I next used scikit-learn to predict the next colleges that are most likely to fail. My approach is to use the data about universities that have closed in order to predict which other universities which are most like them, and thus likely to fail. I trained a Random Forest model which I trained using a grid search, and which yields about 96% overall accuracy.Universities most likely to fail
|Institution name||Heightened cash monitoring||Probability closed|
|1||Southern California University SOMA||1.0||0.806655|
|2||Institute of Clinical Acupuncture & Oriental Med||0.0||0.514355|
|3||American National University-Lexington||1.0||0.429721|
|4||Ultrasound Medical Institute||1.0||0.426612|
|7||Instituto Tecnologico de Puerto Rico-Recinto d...||0.0||0.322036|
|9||Globe University-Madison East||0.0||0.301356|
|10||Globe University-Sioux Falls||0.0||0.296969|
|11||Brown Mackie College-Miami||0.0||0.289619|
|13||Oxford Graduate School||0.0||0.270720|
|16||Instituto Tecnologico de Puerto Rico-Recinto d...||0.0||0.256295|
|18||Technical Career Institutes||0.0||0.250084|
|19||American InterContinental University-Atlanta||0.0||0.244845|
|20||Los Angeles Film School||0.0||0.241422|
|22||University of Phoenix-Connecticut||0.0||0.235022|
|24||Expression College for Digital Arts||0.0||0.228275|
|25||The Art Institute of New York City||0.0||0.222006|
|27||Institute of Production and Recording||0.0||0.218016|
|28||The Art Institute of Atlanta||0.0||0.212843|
|29||Rabbinical College of Ohr Shimon Yisroel||0.0||0.212571|
To look at the importance of the different variables that are most important, I retrained the model with just one variable at a time. For example, I retrained the model using just tuition, and looked at the average score, then with faculty salary, etc. I find that the most important variables are as follows:
The last piece that I would like to investigate is what fraction of students can pay back their loans at each university, but I'll have to save it for another post. This can give us an indication of which universities are taking advantage of students who can't afford the loans that they take out.

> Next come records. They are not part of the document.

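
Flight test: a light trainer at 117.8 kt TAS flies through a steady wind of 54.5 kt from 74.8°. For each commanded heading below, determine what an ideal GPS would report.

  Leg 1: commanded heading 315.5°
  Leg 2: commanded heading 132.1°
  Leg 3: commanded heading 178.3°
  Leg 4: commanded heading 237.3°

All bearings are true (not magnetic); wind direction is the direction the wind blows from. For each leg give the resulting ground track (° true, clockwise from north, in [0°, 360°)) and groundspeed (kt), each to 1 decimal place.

Leg 1: heading 315.5°; drift -18.2° → track 297.3°, groundspeed 152.1 kt
Leg 2: heading 132.1°; drift +27.4° → track 159.5°, groundspeed 99.6 kt
Leg 3: heading 178.3°; drift +22.1° → track 200.4°, groundspeed 140.9 kt
Leg 4: heading 237.3°; drift +5.5° → track 242.8°, groundspeed 170.6 kt

Leg 1: track=297.3°, groundspeed=152.1 kt
Leg 2: track=159.5°, groundspeed=99.6 kt
Leg 3: track=200.4°, groundspeed=140.9 kt
Leg 4: track=242.8°, groundspeed=170.6 kt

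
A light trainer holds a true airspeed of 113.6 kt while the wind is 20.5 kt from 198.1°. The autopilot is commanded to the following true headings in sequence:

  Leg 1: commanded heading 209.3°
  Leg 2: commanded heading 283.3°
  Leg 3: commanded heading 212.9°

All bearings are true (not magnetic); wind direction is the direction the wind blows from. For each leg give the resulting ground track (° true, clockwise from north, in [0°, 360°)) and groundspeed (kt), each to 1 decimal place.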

In conclusion, these data show that rising tuition costs are far out-pacing inflation. Furthermore, they expose that the median salaries for students who attend undergraduate medical/nursing schools are amongst the highest; some even higher than Ivy-League graduates. And lastly, they show that in fact going to art or music school probably isn't the best decision if you're looking to maximize your future earning potential. The choice is yours!